Diyerek gecenin sessizliğini bozdu Buğra. Sanki bize söylemişti, ama bize bakmadan önüne dönerek yürümeye başladığı için, görünmez arkadaşlarıyla konustuğunu düşünmüştüm. Belki de onun görünmez arkadaşları bizizdir.

Buse bana bakıp, benden onay beklercesine bir ifade takındı. Başımı yukarı aşağı sallayarak onayladım. Buğra bir adım önde biz ise Buse'yle yan yana yürüyorduk. Şaşkınlığımı gizlemeye çalışıyordum, Buğra ve Buse ile yan yana yürüyordum. Bu inanılır gibi değil. Yol boyunca sessizce yürüdük. Hava soğuktu... Soğuk. 

Hızlı adımlar atarak kapıya ilk ben ulaştım ve zile bastım. Ardından bakışlarımı kapının önünde duran mermere cevirdim. Sessizce beklememizin ardından Erdem kapıyı açtı.

-Ooo hoşgeldiniz kardeşlerim benim. Girin içeri.

Diyerek, kapıyı açık bıraktı ve içeri geçti. Bende hemen arkasından kendimi içeri attım, arkamdan ise Buse ile Buğra girdi. Odaya geçtik. Ben yine yatağa geçtim, Erdem çalışma masasında ki döner sandalyeye oturup yönünü bize çevirdi. Buse ise tekli koltuğa oturdu. Buğra ise hala ayaktaydı, ama sırtını duvara yaslamış, kollarını ise önünde birleştirmişti.

-Öncelikle hepinize geldiğiniz için teşekkür ederim.

Dedi Erdem elinde ki (sigara gibi tuttuğu) kalemi, kulağının arkasına sıkıştırarak. Konuşurkende, el kol ve mimik haraketlerini cok sık kullanıyordu.

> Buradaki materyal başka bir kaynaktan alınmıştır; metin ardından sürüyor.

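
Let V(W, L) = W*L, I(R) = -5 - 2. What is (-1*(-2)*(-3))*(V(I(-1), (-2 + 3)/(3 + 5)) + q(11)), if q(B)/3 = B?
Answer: -771/4 ≈ -192.75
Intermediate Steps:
I(R) = -7
q(B) = 3*B
V(W, L) = L*W
(-1*(-2)*(-3))*(V(I(-1), (-2 + 3)/(3 + 5)) + q(11)) = (-1*(-2)*(-3))*(((-2 + 3)/(3 + 5))*(-7) + 3*11) = (2*(-3))*((1/8)*(-7) + 33) = -6*((1*(1/8))*(-7) + 33) = -6*((1/8)*(-7) + 33) = -6*(-7/8 + 33) = -6*257/8 = -771/4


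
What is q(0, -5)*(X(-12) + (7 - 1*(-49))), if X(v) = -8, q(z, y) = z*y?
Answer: 0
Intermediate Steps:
q(z, y) = y*z
q(0, -5)*(X(-12) + (7 - 1*(-49))) = (-5*0)*(-8 + (7 - 1*(-49))) = 0*(-8 + (7 + 49)) = 0*(-8 + 56) = 0*48 = 0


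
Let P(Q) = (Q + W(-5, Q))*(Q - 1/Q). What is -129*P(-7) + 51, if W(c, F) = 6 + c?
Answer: -36795/7 ≈ -5256.4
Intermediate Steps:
P(Q) = (1 + Q)*(Q - 1/Q) (P(Q) = (Q + (6 - 5))*(Q - 1/Q) = (Q + 1)*(Q - 1/Q) = (1 + Q)*(Q - 1/Q))
-129*P(-7) + 51 = -129*(-1 - 7 + (-7)² - 1/(-7)) + 51 = -129*(-1 - 7 + 49 - 1*(-⅐)) + 51 = -129*(-1 - 7 + 49 + ⅐) + 51 = -129*288/7 + 51 = -37152/7 + 51 = -36795/7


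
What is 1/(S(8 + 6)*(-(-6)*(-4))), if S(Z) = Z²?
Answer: -1/4704 ≈ -0.00021259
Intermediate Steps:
1/(S(8 + 6)*(-(-6)*(-4))) = 1/((8 + 6)²*(-(-6)*(-4))) = 1/(14²*(-1*24)) = 1/(196*(-24)) = 1/(-4704) = -1/4704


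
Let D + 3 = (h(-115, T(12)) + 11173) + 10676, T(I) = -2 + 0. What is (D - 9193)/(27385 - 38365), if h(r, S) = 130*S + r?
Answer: -6139/5490 ≈ -1.1182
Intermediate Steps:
T(I) = -2
h(r, S) = r + 130*S
D = 21471 (D = -3 + (((-115 + 130*(-2)) + 11173) + 10676) = -3 + (((-115 - 260) + 11173) + 10676) = -3 + ((-375 + 11173) + 10676) = -3 + (10798 + 10676) = -3 + 21474 = 21471)
(D - 9193)/(27385 - 38365) = (21471 - 9193)/(27385 - 38365) = 12278/(-10980) = 12278*(-1/10980) = -6139/5490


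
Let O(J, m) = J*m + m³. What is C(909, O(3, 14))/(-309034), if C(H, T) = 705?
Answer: -705/309034 ≈ -0.0022813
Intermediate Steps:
O(J, m) = m³ + J*m
C(909, O(3, 14))/(-309034) = 705/(-309034) = 705*(-1/309034) = -705/309034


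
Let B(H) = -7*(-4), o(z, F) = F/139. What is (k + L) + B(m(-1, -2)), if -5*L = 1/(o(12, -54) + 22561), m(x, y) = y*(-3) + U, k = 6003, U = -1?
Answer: 94563818236/15679625 ≈ 6031.0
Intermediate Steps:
o(z, F) = F/139 (o(z, F) = F*(1/139) = F/139)
m(x, y) = -1 - 3*y (m(x, y) = y*(-3) - 1 = -3*y - 1 = -1 - 3*y)
B(H) = 28
L = -139/15679625 (L = -1/(5*((1/139)*(-54) + 22561)) = -1/(5*(-54/139 + 22561)) = -1/(5*3135925/139) = -⅕*139/3135925 = -139/15679625 ≈ -8.8650e-6)
(k + L) + B(m(-1, -2)) = (6003 - 139/15679625) + 28 = 94124788736/15679625 + 28 = 94563818236/15679625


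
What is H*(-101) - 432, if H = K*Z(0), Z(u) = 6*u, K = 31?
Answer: -432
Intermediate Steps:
H = 0 (H = 31*(6*0) = 31*0 = 0)
H*(-101) - 432 = 0*(-101) - 432 = 0 - 432 = -432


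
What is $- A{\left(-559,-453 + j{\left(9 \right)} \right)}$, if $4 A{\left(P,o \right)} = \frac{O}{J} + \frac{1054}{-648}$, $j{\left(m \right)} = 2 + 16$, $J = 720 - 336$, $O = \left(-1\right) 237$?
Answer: $\frac{23263}{41472} \approx 0.56093$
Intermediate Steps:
$O = -237$
$J = 384$ ($J = 720 - 336 = 384$)
$j{\left(m \right)} = 18$
$A{\left(P,o \right)} = - \frac{23263}{41472}$ ($A{\left(P,o \right)} = \frac{- \frac{237}{384} + \frac{1054}{-648}}{4} = \frac{\left(-237\right) \frac{1}{384} + 1054 \left(- \frac{1}{648}\right)}{4} = \frac{- \frac{79}{128} - \frac{527}{324}}{4} = \frac{1}{4} \left(- \frac{23263}{10368}\right) = - \frac{23263}{41472}$)
$- A{\left(-559,-453 + j{\left(9 \right)} \right)} = \left(-1\right) \left(- \frac{23263}{41472}\right) = \frac{23263}{41472}$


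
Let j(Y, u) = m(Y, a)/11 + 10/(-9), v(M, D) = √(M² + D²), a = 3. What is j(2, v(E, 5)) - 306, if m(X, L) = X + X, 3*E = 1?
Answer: -30368/99 ≈ -306.75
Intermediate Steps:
E = ⅓ (E = (⅓)*1 = ⅓ ≈ 0.33333)
v(M, D) = √(D² + M²)
m(X, L) = 2*X
j(Y, u) = -10/9 + 2*Y/11 (j(Y, u) = (2*Y)/11 + 10/(-9) = (2*Y)*(1/11) + 10*(-⅑) = 2*Y/11 - 10/9 = -10/9 + 2*Y/11)
j(2, v(E, 5)) - 306 = (-10/9 + (2/11)*2) - 306 = (-10/9 + 4/11) - 306 = -74/99 - 306 = -30368/99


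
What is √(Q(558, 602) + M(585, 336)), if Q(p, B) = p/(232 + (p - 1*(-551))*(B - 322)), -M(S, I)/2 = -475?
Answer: √17696496649/4316 ≈ 30.822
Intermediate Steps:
M(S, I) = 950 (M(S, I) = -2*(-475) = 950)
Q(p, B) = p/(232 + (-322 + B)*(551 + p)) (Q(p, B) = p/(232 + (p + 551)*(-322 + B)) = p/(232 + (551 + p)*(-322 + B)) = p/(232 + (-322 + B)*(551 + p)))
√(Q(558, 602) + M(585, 336)) = √(558/(-177190 - 322*558 + 551*602 + 602*558) + 950) = √(558/(-177190 - 179676 + 331702 + 335916) + 950) = √(558/310752 + 950) = √(558*(1/310752) + 950) = √(31/17264 + 950) = √(16400831/17264) = √17696496649/4316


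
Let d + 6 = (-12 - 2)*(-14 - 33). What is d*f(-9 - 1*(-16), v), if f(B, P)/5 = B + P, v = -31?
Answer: -78240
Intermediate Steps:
f(B, P) = 5*B + 5*P (f(B, P) = 5*(B + P) = 5*B + 5*P)
d = 652 (d = -6 + (-12 - 2)*(-14 - 33) = -6 - 14*(-47) = -6 + 658 = 652)
d*f(-9 - 1*(-16), v) = 652*(5*(-9 - 1*(-16)) + 5*(-31)) = 652*(5*(-9 + 16) - 155) = 652*(5*7 - 155) = 652*(35 - 155) = 652*(-120) = -78240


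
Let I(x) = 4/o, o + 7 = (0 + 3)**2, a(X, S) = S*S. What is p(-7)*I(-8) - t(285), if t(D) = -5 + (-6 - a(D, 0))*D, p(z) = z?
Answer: 1701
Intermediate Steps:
a(X, S) = S**2
o = 2 (o = -7 + (0 + 3)**2 = -7 + 3**2 = -7 + 9 = 2)
t(D) = -5 - 6*D (t(D) = -5 + (-6 - 1*0**2)*D = -5 + (-6 - 1*0)*D = -5 + (-6 + 0)*D = -5 - 6*D)
I(x) = 2 (I(x) = 4/2 = 4*(1/2) = 2)
p(-7)*I(-8) - t(285) = -7*2 - (-5 - 6*285) = -14 - (-5 - 1710) = -14 - 1*(-1715) = -14 + 1715 = 1701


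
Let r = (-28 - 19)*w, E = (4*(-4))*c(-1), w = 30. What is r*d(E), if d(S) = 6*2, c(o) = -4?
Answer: -16920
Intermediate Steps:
E = 64 (E = (4*(-4))*(-4) = -16*(-4) = 64)
r = -1410 (r = (-28 - 19)*30 = -47*30 = -1410)
d(S) = 12
r*d(E) = -1410*12 = -16920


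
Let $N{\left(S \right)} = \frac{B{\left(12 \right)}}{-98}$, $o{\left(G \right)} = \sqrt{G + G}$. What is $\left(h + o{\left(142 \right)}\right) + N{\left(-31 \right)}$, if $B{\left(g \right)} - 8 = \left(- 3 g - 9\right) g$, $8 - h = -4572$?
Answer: $\frac{32098}{7} + 2 \sqrt{71} \approx 4602.3$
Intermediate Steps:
$h = 4580$ ($h = 8 - -4572 = 8 + 4572 = 4580$)
$o{\left(G \right)} = \sqrt{2} \sqrt{G}$ ($o{\left(G \right)} = \sqrt{2 G} = \sqrt{2} \sqrt{G}$)
$B{\left(g \right)} = 8 + g \left(-9 - 3 g\right)$ ($B{\left(g \right)} = 8 + \left(- 3 g - 9\right) g = 8 + \left(-9 - 3 g\right) g = 8 + g \left(-9 - 3 g\right)$)
$N{\left(S \right)} = \frac{38}{7}$ ($N{\left(S \right)} = \frac{8 - 108 - 3 \cdot 12^{2}}{-98} = \left(8 - 108 - 432\right) \left(- \frac{1}{98}\right) = \left(-532\right) \left(- \frac{1}{98}\right) = \frac{38}{7}$)
$\left(h + o{\left(142 \right)}\right) + N{\left(-31 \right)} = \left(4580 + \sqrt{2} \sqrt{142}\right) + \frac{38}{7} = \left(4580 + 2 \sqrt{71}\right) + \frac{38}{7} = \frac{32098}{7} + 2 \sqrt{71}$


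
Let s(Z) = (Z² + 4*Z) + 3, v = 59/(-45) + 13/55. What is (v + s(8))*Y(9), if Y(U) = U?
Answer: 48473/55 ≈ 881.33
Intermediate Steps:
v = -532/495 (v = 59*(-1/45) + 13*(1/55) = -59/45 + 13/55 = -532/495 ≈ -1.0747)
s(Z) = 3 + Z² + 4*Z
(v + s(8))*Y(9) = (-532/495 + (3 + 8² + 4*8))*9 = (-532/495 + (3 + 64 + 32))*9 = (-532/495 + 99)*9 = (48473/495)*9 = 48473/55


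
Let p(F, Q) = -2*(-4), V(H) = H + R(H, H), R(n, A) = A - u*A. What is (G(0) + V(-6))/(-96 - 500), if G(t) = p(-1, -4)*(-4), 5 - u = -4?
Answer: -5/298 ≈ -0.016779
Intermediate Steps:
u = 9 (u = 5 - 1*(-4) = 5 + 4 = 9)
R(n, A) = -8*A (R(n, A) = A - 9*A = -8*A)
V(H) = -7*H (V(H) = H - 8*H = -7*H)
p(F, Q) = 8
G(t) = -32 (G(t) = 8*(-4) = -32)
(G(0) + V(-6))/(-96 - 500) = (-32 - 7*(-6))/(-96 - 500) = (-32 + 42)/(-596) = 10*(-1/596) = -5/298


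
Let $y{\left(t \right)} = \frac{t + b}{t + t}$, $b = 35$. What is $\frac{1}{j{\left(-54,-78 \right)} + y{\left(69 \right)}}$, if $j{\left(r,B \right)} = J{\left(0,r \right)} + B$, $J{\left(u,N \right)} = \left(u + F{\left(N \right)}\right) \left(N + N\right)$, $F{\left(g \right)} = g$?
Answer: $\frac{69}{397078} \approx 0.00017377$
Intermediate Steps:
$J{\left(u,N \right)} = 2 N \left(N + u\right)$ ($J{\left(u,N \right)} = \left(u + N\right) \left(N + N\right) = \left(N + u\right) 2 N = 2 N \left(N + u\right)$)
$j{\left(r,B \right)} = B + 2 r^{2}$ ($j{\left(r,B \right)} = 2 r \left(r + 0\right) + B = 2 r r + B = 2 r^{2} + B = B + 2 r^{2}$)
$y{\left(t \right)} = \frac{35 + t}{2 t}$ ($y{\left(t \right)} = \frac{t + 35}{t + t} = \frac{35 + t}{2 t}$)
$\frac{1}{j{\left(-54,-78 \right)} + y{\left(69 \right)}} = \frac{1}{\left(-78 + 2 \left(-54\right)^{2}\right) + \frac{35 + 69}{2 \cdot 69}} = \frac{1}{\left(-78 + 2 \cdot 2916\right) + \frac{1}{2} \cdot \frac{1}{69} \cdot 104} = \frac{1}{\left(-78 + 5832\right) + \frac{52}{69}} = \frac{1}{5754 + \frac{52}{69}} = \frac{1}{\frac{397078}{69}} = \frac{69}{397078}$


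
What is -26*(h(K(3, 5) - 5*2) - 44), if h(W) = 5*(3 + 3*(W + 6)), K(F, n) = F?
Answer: 1144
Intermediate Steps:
h(W) = 105 + 15*W (h(W) = 5*(3 + 3*(6 + W)) = 5*(3 + (18 + 3*W)) = 5*(21 + 3*W) = 105 + 15*W)
-26*(h(K(3, 5) - 5*2) - 44) = -26*((105 + 15*(3 - 5*2)) - 44) = -26*((105 + 15*(3 - 10)) - 44) = -26*((105 + 15*(-7)) - 44) = -26*((105 - 105) - 44) = -26*(0 - 44) = -26*(-44) = 1144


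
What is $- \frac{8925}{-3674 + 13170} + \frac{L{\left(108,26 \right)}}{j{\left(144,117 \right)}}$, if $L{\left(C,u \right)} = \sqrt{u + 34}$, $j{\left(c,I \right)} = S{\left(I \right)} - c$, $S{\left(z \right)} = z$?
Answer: $- \frac{8925}{9496} - \frac{2 \sqrt{15}}{27} \approx -1.2268$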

Bir an Buğra'ya baktım. Gözleri aşağı bakıyordu. Odanın ortasında ki eski püskü kilime. Sanki buradaymış ama yokmuş gibiydi... Hemen ardından Buse'ye göz gezdirdim. Gerçekten çok farklıydı, onunla ilişkim bittiğinden beri çok değişmiş. Saçları, kirpikleri, dudakları, giyim tarzı ve göğüsleri... Evet artık iyice büyümüştü Buse ve eskisi gibi çocuk göğüslerine sahip değildi. Çok etkileyici bir kız olmuştu, bakımlı ve güzel. Eğer Buğra ile birlikte bana ihanet etmeselerdi, gerçekten onu bırakmazdım. Çünkü onunla yaşadığım şeyler çok farklıydı, bambaşkaydı. Çocukluğumuzdan beri hep onu kollardım, ne zaman bir sorun olsa yanında olurdum. Misketlerinin çalındığı o gün, gidip elinden tutup Hacı hikmet abinin bakkalına götürmüştüm onu. Biriktirdiğim okul harçlığımla ona bir misket birde çikolata almıştım. Çikolata küçüktü tabi, param o kadardı çünkü, yetmedi. Herneyse ama ben yetmeliydim ona, çünkü o bana yetmişti, onunla yetinmeyi kabullenmiştim. Ama ben ona yetemedim.

-Olcay iyi misin?

Erdem'in Anlatımından.

Hepsi gelmişti, canım arkadaşlarım. Beni bu zorlu günümde yanlız bırakmamışlardı. Şimdi onlara yapacağımız işten bahsetmeliydim... Haritada bir kaç yer işaretledikten sonra tekrar döner sandalyeyi çevirerek onlara döndüm... Gülümseyen bir ifadeyle tam söze girecektim ki, Buse elinde ki telefonla uğraşıyor, Buğra kolunda ki bilekliği gevşetiyordu. Dönüp Olcay'a baktım. Aman allahım. Endişeyle yerimden kalkıp Olcay'ın yanına oturdum, hala beni fark edememişti. Gözleri öylesine dalmış ve yaşarmıştı ki. Ama yüzünde mahzun bir gülümseme vardı.